Carnassiers des eaux douces françaises

Un silure pêché et remis à l'eau dans la Seine devant Notre-Dame à Paris ©Arnaud Filleul
Un silure pêché et remis à l'eau dans la Seine devant Notre-Dame à Paris ©Arnaud Filleul
Les eaux douces françaises ne sont pas si douces que cela pour les gardons et autres goujons, elles abritent et nourrissent les brochets, black-bass, perches, sandres et autre silure.


Le brochet (Esox lucius)

Le brochet est le prédateur le plus connu des eaux françaises. C'est un magnifique poisson au corps élancé. Ses mâchoires sont longues et larges, elles forment une sorte de bec aplati extrêmement efficace pour saisir un poisson. Elles sont, en outre, armées de centaines de dents très acérées. La robe, montrant des marbrures ou des taches jaunâtres sur un fond verdâtre, permet un camouflage parfait au sein de la végétation, très utile pour ce chasseur à l'affût. Les nageoires dorsale et anale sont positionnées très postérieurement, cet empennage permettant au brochet de produire une forte accélération. Les nageoires pelviennes sont en position abdominale. Les pores sensitifs des mâchoires sont très visibles. Le brochet appartient à la famille des Esocidés.
La famille des Esocidés comprend 5 espèces de l'hémisphère Nord toutes réparties dans le genre Esox.
Brochet
Brochet
Il fréquente les zones de végétation des étangs et rivières où il sait se dissimuler pour attendre sa proie. C'est un animal solitaire très territorial qui préfère les courants lents et les zones calmes.
Il pénètre les eaux saumâtres de la mer Baltique, sa croissance est d'ailleurs très bonne dans cet environnement particulier. Il a été introduit dans de nombreux pays.

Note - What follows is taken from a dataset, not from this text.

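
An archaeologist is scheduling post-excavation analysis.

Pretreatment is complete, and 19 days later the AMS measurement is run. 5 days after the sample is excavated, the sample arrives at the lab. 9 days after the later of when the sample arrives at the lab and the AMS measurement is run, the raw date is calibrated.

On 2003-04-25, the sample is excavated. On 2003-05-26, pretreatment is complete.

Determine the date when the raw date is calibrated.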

C'est un prédateur capable de consommer une très grande variété de proies, y compris des vertébrés d'assez grande taille comme un gros poisson ou un oiseau.
Les brochets adultes de nos eaux consomment principalement des Cyprinidés (gardon, rotengle, brème, etc.) mais la liste des autres espèces de poissons trouvées dans les contenus stomacaux est longue : chevaine, petit brochet, anguille, tanche, carpe carassin, vimbe, goujon, corégone, vandoise, perche, petit sandre, flet, vairon, perche-soleil, truite et ce ne sont que des exemples.
Le brochet attaque également les grenouilles, les rongeurs, les écrevisses, les oiseaux fréquentant les eaux douces comme les canards et les poules d'eau.

La reproduction se déroule de février à mai, selon la région considérée. Elle a lieu dans des endroits peu profonds, généralement des zones inondées. La disparition de ces zones lors de l'aménagement des rivières est d'ailleurs une des raisons de la raréfaction du brochet.
Les femelles sont accompagnées d'un ou deux mâles, en général plus petits. Une cinquantaine d'oeufs sont libérés et fécondés, puis de nouveau une cinquantaine quelques minutes plus tard, l'action se répète ainsi pendant plusieurs heures.
Les oeufs adhèrent aux végétaux, il n'y a pas de soins parentaux.
Après l'éclosion et la résorption de la vésicule vitelline, les larves se nourrissent essentiellement de copépodes.
Les juvéniles sont très agressifs et une journée sans nourriture suffit pour déclencher un fort taux de cannibalisme.
Lors de sa première année de croissance, un brochet vivant dans un milieu riche peut atteindre la taille de 60 centimètres.
La taille maximale est de 1,50 mètre, et le plus gros brochet connu pesait 35 kilogrammes.

Le black-bass (Micropterus salmoides)

Black bass, également appelé perche truitée
Black bass, également appelé perche truitée
Également appelé achigan à grande bouche, ce poisson a été introduit dans nos eaux. Il est d'origine nord-américaine.
Comme son nom l'indique, Micropterus salmoides possède une bouche très grande, capable d'engloutir n'importe quel leurre.
Le corps est trapu et puissant, la tête est grande. Comme chez tous les Centrarchidés, la nageoire dorsale présente une partie antérieure épineuse assez peu élevée et une composante postérieure à rayons mous plus développée.
Le dos du black-bass est très sombre, les flancs sont verts, de plus en plus clairs en descendant vers le ventre qui est franchement blanc. Une ligne de taches vert foncé parcourt les flancs. La partie postérieure de l'opercule, pointue, est également pigmentée.
Les nageoires dorsale et caudale sont sombres alors que les nageoires pectorales, pelviennes et anales ont une coloration rougeâtre peu prononcée.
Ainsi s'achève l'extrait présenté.